# They fixed the rating system !!!! If that’s true



## Krit (Oct 5, 2017)

im hammering these morons I’ve had to choke in fear of retaliation. I’m sick of being super nice and getting and unfair downrate for no reason. Finally, if what I saw is true, constant downraters won’t count. Thank you!!! 

Now does that count toward drivers too? I hope not cause I already got 5 pax in mind that need some rating adjustment for pouring soda in my floor and puncturing my seats and trying to steal from my trunk, etc....


----------



## Krit (Oct 5, 2017)

Please tell me this is true everywhere and not some trial in like certain places. Cause if I’m wrong I’m gonna get retaliated once I’m honest.


----------



## Coachman (Sep 22, 2015)

Krit said:


> I'm sick of being super nice and getting and unfair downrate for no reason.


Well now they'll have to give you a reason and I suspect you still won't be happy.


----------



## Krit (Oct 5, 2017)

Coachman said:


> Well now they'll have to give you a reason and I suspect you still won't be happy.

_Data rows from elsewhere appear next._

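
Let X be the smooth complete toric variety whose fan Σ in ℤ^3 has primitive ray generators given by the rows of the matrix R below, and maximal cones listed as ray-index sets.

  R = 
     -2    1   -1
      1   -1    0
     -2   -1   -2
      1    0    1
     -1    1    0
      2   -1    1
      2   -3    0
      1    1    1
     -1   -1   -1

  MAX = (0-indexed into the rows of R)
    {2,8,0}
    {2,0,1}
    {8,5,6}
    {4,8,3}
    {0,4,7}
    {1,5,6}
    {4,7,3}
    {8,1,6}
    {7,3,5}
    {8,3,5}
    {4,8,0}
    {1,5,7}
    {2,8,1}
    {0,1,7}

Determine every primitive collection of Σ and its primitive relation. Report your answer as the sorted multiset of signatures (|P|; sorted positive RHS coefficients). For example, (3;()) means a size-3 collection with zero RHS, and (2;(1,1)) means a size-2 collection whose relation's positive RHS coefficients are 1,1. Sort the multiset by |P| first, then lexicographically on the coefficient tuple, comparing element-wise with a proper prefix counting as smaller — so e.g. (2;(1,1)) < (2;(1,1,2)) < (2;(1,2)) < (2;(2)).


The 17 primitive collections of Σ (r=9, n=3):

  {0,5}:  v_{0} + v_{5} = 0  →  sig = (2;())
  {1,4}:  v_{1} + v_{4} = 0  →  sig = (2;())
  {7,8}:  v_{7} + v_{8} = 0  →  sig = (2;())
  {0,3}:  v_{0} + v_{3} = v_{4}  →  sig = (2;(1))
  {1,3}:  v_{1} + v_{3} = v_{5}  →  sig = (2;(1))
  {2,3}:  v_{2} + v_{3} = v_{8}  →  sig = (2;(1))
  {4,5}:  v_{4} + v_{5} = v_{3}  →  sig = (2;(1))
  {0,6}:  v_{0} + v_{6} = v_{1} + v_{8}  →  sig = (2;(1,1))
  {2,4}:  v_{2} + v_{4} = v_{0} + v_{8}  →  sig = (2;(1,1))
  {2,5}:  v_{2} + v_{5} = v_{1} + v_{8}  →  sig = (2;(1,1))
  {2,7}:  v_{2} + v_{7} = v_{0} + v_{1}  →  sig = (2;(1,1))
  {4,6}:  v_{4} + v_{6} = v_{5} + v_{8}  →  sig = (2;(1,1))
  {6,7}:  v_{6} + v_{7} = v_{1} + v_{5}  →  sig = (2;(1,1))
  {3,6}:  v_{3} + v_{6} = 2·v_{5} + v_{8}  →  sig = (2;(1,2))
  {2,6}:  v_{2} + v_{6} = 2·v_{1} + 2·v_{8}  →  sig = (2;(2,2))
  {0,1,8}:  v_{0} + v_{1} + v_{8} = v_{2}  →  sig = (3;(1))
  {1,5,8}:  v_{1} + v_{5} + v_{8} = v_{6}  →  sig = (3;(1))

Signatures (|P|; sorted positive RHS coefficients), sorted:
    (2;())
    (2;())
    (2;())
    (2;(1))
    (2;(1))
    (2;(1))
    (2;(1))
    (2;(1,1))
    (2;(1,1))
    (2;(1,1))
    (2;(1,1))
    (2;(1,1))
    (2;(1,1))
    (2;(1,2))
    (2;(2,2))
    (3;(1))
    (3;(1))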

I got a 4 today and there was no reason given that I saw. So what does that mean?


----------



## unPat (Jul 20, 2016)

Krit said:


> im hammering these morons I've had to choke in fear of retaliation. I'm sick of being super nice and getting and unfair downrate for no reason. Finally, if what I saw is true, constant downraters won't count. Thank you!!!
> 
> Now does that count toward drivers too? I hope not cause I already got 5 pax in mind that need some rating adjustment for pouring soda in my floor and puncturing my seats and trying to steal from my trunk, etc....

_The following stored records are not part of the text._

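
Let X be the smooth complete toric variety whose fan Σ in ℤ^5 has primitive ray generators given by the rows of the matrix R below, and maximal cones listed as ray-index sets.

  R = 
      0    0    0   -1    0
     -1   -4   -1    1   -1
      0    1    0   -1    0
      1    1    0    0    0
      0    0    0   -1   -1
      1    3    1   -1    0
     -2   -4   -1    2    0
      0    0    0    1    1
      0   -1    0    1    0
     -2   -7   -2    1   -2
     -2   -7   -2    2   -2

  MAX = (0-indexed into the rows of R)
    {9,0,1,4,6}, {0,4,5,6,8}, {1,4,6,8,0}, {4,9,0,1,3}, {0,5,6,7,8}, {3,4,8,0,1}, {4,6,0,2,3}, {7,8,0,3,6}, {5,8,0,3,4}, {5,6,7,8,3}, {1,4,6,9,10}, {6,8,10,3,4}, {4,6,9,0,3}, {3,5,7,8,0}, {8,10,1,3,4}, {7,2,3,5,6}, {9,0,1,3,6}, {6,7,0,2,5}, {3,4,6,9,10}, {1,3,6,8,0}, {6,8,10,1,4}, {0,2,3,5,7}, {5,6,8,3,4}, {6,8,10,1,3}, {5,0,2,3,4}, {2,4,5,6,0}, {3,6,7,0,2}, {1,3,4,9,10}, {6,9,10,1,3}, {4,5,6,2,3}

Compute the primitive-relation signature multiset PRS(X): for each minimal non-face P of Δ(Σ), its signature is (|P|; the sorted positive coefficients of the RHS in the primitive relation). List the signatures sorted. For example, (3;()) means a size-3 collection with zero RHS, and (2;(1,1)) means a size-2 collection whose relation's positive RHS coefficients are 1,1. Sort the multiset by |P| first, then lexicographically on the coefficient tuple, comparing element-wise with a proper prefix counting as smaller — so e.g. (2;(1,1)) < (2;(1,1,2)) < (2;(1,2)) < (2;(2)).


16 collections generate NE(X_Σ); each relation:

  P={2,8}:  v_{2} + v_{8} = 0  ⟹  sig = (2;())
  P={4,7}:  v_{4} + v_{7} = 0  ⟹  sig = (2;())
  P={0,10}:  v_{0} + v_{10} = v_{9}  ⟹  sig = (2;(1))
  P={1,5}:  v_{1} + v_{5} = v_{4} + v_{8}  ⟹  sig = (2;(1,1))
  P={5,9}:  v_{5} + v_{9} = v_{1} + v_{4}  ⟹  sig = (2;(1,1))
  P={7,10}:  v_{7} + v_{10} = v_{1} + v_{3} + v_{6}  ⟹  sig = (2;(1,1,1))
  P={1,2}:  v_{1} + v_{2} = v_{0} + v_{3} + v_{4} + v_{6}  ⟹  sig = (2;(1,1,1,1))
  P={1,7}:  v_{1} + v_{7} = v_{0} + v_{3} + v_{6} + v_{8}  ⟹  sig = (2;(1,1,1,1))
  P={7,9}:  v_{7} + v_{9} = v_{0} + v_{1} + v_{3} + v_{6}  ⟹  sig = (2;(1,1,1,1))
  P={5,10}:  v_{5} + v_{10} = v_{3} + 2·v_{4} + v_{6} + v_{8}  ⟹  sig = (2;(1,1,1,2))
  P={2,10}:  v_{2} + v_{10} = v_{0} + 2·v_{3} + 2·v_{4} + 2·v_{6}  ⟹  sig = (2;(1,2,2,2))
  P={8,9}:  v_{8} + v_{9} = 2·v_{1}  ⟹  sig = (2;(2))
  P={2,9}:  v_{2} + v_{9} = 2·v_{0} + 2·v_{3} + 2·v_{4} + 2·v_{6}  ⟹  sig = (2;(2,2,2,2))
  P={0,3,5,6}:  v_{0} + v_{3} + v_{5} + v_{6} = 0  ⟹  sig = (4;())
  P={1,3,4,6}:  v_{1} + v_{3} + v_{4} + v_{6} = v_{10}  ⟹  sig = (4;(1))
  P={0,3,4,6,8}:  v_{0} + v_{3} + v_{4} + v_{6} + v_{8} = v_{1}  ⟹  sig = (5;(1))

Hence PRS(X_Σ) =
    (2;())
    (2;())
    (2;(1))
    (2;(1,1))
    (2;(1,1))
    (2;(1,1,1))
    (2;(1,1,1,1))
    (2;(1,1,1,1))
    (2;(1,1,1,1))
    (2;(1,1,1,2))
    (2;(1,2,2,2))
    (2;(2))
    (2;(2,2,2,2))
    (4;())
    (4;(1))
    (5;(1))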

It's a two way system. If you rate them poorly , you will need to give the reason why. Riders ratings will be protected as well.


----------



## Krit (Oct 5, 2017)

I saw where it may not be in effect til the 1st of dec according to the other thread. That explains my 4 and then nothing about why.


----------



## JimKE (Oct 28, 2016)

They hope to have it fully implemented "...in December." HOPE being the key word.

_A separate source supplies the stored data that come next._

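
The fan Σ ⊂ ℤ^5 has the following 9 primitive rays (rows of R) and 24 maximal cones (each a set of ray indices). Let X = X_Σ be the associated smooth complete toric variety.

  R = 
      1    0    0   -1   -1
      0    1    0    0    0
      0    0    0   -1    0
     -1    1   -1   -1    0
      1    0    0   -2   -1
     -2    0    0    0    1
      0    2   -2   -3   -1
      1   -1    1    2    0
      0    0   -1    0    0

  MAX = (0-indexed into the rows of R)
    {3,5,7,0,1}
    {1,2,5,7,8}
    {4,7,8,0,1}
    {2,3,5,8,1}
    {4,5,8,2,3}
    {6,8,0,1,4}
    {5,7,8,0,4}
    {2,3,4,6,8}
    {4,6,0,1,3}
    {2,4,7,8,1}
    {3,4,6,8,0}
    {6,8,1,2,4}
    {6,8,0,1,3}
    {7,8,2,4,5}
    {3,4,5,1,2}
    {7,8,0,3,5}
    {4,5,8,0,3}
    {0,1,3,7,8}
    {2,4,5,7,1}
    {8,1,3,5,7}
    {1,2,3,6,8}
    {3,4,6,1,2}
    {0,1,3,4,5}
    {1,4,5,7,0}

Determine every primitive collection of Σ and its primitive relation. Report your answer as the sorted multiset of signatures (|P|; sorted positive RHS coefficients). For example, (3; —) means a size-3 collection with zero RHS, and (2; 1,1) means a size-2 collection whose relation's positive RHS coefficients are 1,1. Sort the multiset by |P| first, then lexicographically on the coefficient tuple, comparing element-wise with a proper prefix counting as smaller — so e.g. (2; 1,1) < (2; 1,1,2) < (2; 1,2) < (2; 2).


8 minimal non-faces of Δ(Σ) (on 9 rays):

  • {0,2}:  v_{0} + v_{2} = v_{4}  ⟹  sig = (2; 1)
  • {6,7}:  v_{6} + v_{7} = v_{0} + v_{1} + v_{8}  ⟹  sig = (2; 1,1,1)
  • {5,6}:  v_{5} + v_{6} = v_{2} + 2·v_{3}  ⟹  sig = (2; 1,2)
  • {2,3,7}:  v_{2} + v_{3} + v_{7} = 0  ⟹  sig = (3; —)
  • {3,4,7}:  v_{3} + v_{4} + v_{7} = v_{0}  ⟹  sig = (3; 1)
  • {0,1,5,8}:  v_{0} + v_{1} + v_{5} + v_{8} = v_{3}  ⟹  sig = (4; 1)
  • {1,3,4,8}:  v_{1} + v_{3} + v_{4} + v_{8} = v_{6}  ⟹  sig = (4; 1)
  • {1,4,5,8}:  v_{1} + v_{4} + v_{5} + v_{8} = v_{2} + v_{3}  ⟹  sig = (4; 1,1)

so the primitive-relation signature multiset is
{ (2; 1),  (2; 1,1,1),  (2; 1,2),  (3; —),  (3; 1),  (4; 1) ×2,  (4; 1,1) }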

Before you go postal on a bunch of pax, I would wait until you're sure all aspects of the "ratings protection" are in place and actually working.



unPat said:


> It's a two way system. If you rate them poorly , you will need to give the reason why. Riders ratings will be protected as well.


I have not seen that stated anywhere, but I think it would be a good idea for us as well.

Lyft currently asks what went wrong if you give <5*, but I just ignore it on the very rare occasion I rate someone low. I think I've rated 2 Lyft pax low out of 250+ rides -- one 1* for trying to scam a regular fare ride (from the cruise port, with 4 adults, 2 kids, and a ton of luggage), the other 4* to a little snowflake princess who left trash in my car.


----------